La Roma, quando a fine pomeriggio comincia a far buio (ore 19), riprende il suo percorso in Europa. Riparte da Plzen, la città della Boemia occidentale nota per la sua birra, entrando però in scena dalla porta secondaria, dopo aver fallito, meno di un mese fa, l’accesso alla fase a gironi della Champions, eliminata dal Porto nel play-off. Senza pensare ai possibili introiti che, anche in caso di successo finale, non sarebbero mai nemmeno la metà dei 77 milioni incassati nella stagione scorsa arrivando agli ottavi della principale competizione continentale, i giallorossi devono dimostrare di essere competitivi anche quando escono dal nostro Paese. E, senza essere schizzinosi, dare il giusto peso anche a questo trofeo. Che non va considerato scomodo o, peggio ancora, di consolazione. Il club di Pallotta non si può permettere di snobbarlo proprio perché in bacheca c’è solo il trofeo alzato da Losi all’Olimpico l’11 ottobre del 1961, la Coppa delle Fiere che oggi non esiste più. Il gruppo di Spalletti, secondo in classifica dietro alla Juve dopo 3 giornate di campionato, cerca la riabilitazione in Europa. Qui ha subito la chance di riscattarsi dopo la figuraccia del 23 agosto e al tempo stesso di completarsi proprio sfruttando la nuova avventura. Questo torneo può, dunque, essere usato dalla Roma per fare scuola guida. Cioè per prendere confidenza con le gare internazionali, per migliorare il ranking (51° posto) e per prepararsi a tornare in Champions più matura. Il Viktoria Plzen (43° posto) è campione in carica (4 titoli nelle ultime 6 stagioni) e, come i giallorossi, è caduto nei preliminari contro il Ludogorets. Non va, quindi, sottovalutato. Ne sa qualcosa il Napoli che, nel febbraio 2013, prese 5 reti segna segnarne nemmeno una. Spalletti, pur non trascurando l’impegno infrasettimanale, pensa pure alla sfida di domenica sera al Franchi contro la Fiorentina e annuncia il turn over per risparmiare qualche titolare. Almeno 5 le novità.

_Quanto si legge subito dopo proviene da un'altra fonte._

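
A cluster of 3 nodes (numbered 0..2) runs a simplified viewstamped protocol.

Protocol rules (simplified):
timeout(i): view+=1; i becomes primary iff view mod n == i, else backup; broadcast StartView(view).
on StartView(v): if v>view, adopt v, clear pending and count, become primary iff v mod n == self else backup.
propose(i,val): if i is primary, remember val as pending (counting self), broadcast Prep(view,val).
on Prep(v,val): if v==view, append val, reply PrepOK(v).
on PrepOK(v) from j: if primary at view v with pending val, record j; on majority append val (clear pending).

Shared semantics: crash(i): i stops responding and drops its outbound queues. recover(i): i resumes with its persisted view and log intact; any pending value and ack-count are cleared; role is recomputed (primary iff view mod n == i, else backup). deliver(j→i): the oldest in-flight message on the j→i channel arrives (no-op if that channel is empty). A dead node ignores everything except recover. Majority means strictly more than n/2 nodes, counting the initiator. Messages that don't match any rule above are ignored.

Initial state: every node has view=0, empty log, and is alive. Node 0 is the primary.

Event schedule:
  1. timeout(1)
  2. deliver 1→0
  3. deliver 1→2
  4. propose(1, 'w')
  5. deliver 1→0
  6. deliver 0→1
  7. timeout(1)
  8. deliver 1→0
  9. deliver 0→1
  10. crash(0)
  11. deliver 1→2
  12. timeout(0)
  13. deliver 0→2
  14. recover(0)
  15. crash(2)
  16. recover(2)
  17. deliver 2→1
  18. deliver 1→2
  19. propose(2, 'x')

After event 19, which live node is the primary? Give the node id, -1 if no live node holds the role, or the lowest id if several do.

2

step 1 timeout(1): 1={prim,v=1,log=-}
step 2 deliver 1→0: 0={back,v=1,log=-}
step 3 deliver 1→2: 2={back,v=1,log=-}
step 4 propose(1,'w'): —
step 5 deliver 1→0: 0={back,v=1,log=w}
step 6 deliver 0→1: 1={prim,v=1,log=w}
step 7 timeout(1): 1={back,v=2,log=w}
step 8 deliver 1→0: 0={back,v=2,log=w}
step 9 deliver 0→1: —
step 10 crash(0): 0={✗back,v=2,log=w}
step 11 deliver 1→2: 2={back,v=1,log=w}
step 12 timeout(0): —
step 13 deliver 0→2: —
step 14 recover(0): 0={back,v=2,log=w}
step 15 crash(2): 2={✗back,v=1,log=w}
step 16 recover(2): 2={back,v=1,log=w}
step 17 deliver 2→1: —
step 18 deliver 1→2: 2={prim,v=2,log=w}
step 19 propose(2,'x'): —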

ROTAZIONE EXTRALARGE – La Roma, in ogni settore, sarà diversa da quella vista contro la Sampdoria. Alisson ritroverà il posto. Fin qui ha giocato solo la prima delle due gare con il Porto, restando in panchina in 4 partite su 5. Avranno spazio anche Fazio, accanto a Manolas, e Iturbe che è all’ultima chiamata. Possibile in attacco la staffetta tra Dzeko e Totti che, domenica scorsa, hanno giocato solo nella ripresa. Come spesso è successo in questo avvio di stagione, però, sarà Paredes a dover sostenere l’esame più impegnativo. Senza De Rossi, squalificato per 3 turni (assente anche Emerson, fermato per 2), il giovane regista avrà la responsabilità del palleggio e della costruzione. Nel 4-3-1-2, Peres a destra (colpito in allenamento da Seck è da valutare) e Juan Jesus a sinistra, Florenzi a centrocampo per l’esclusione di Strootman (o Nainggolan) e Perotti trequartista.

CURRICULUM SCADENTE – È la quarta volta che la Roma partecipa all’Europa League, senza mai essere però riuscita a superare gli ottavi di finale, piazzamento ottenuto, all’inizio del 2015, con Garcia in panchina, dopo l’eliminazione dalla Champions. La vittoria a Rotterdam contro il Feyenoord, il 25 febbraio di quell’anno, coincide pure con l’ultimo successo esterno. E solo in 8 delle 18 gare giocate in questa competizione i giallorossi hanno conquistato i 3 punti. Anche i precedenti, nei confronti con club della Repubblica Ceca e Slovacchia (o dell’ex Cecoslovacchia: sono stati indipendenti da 23 anni), non sono esaltanti: appena in 2 casi su 7 hanno passato il turno. Entrando alla Doosan Arena, dunque, sarà il caso di ricordarsene, dando un senso al viaggio e riprendendo subito quota nel cielo limpido di Plsen. Anche perché vincere il trofeo dà (quasi) la garanzia di guadagnarsi l’accesso diretto alla prossima Champions (solo se la coppa più prestigiosa se l’aggiudica, però, un club che in campionato ha comunque ottenuto il diritto di parteciparvi).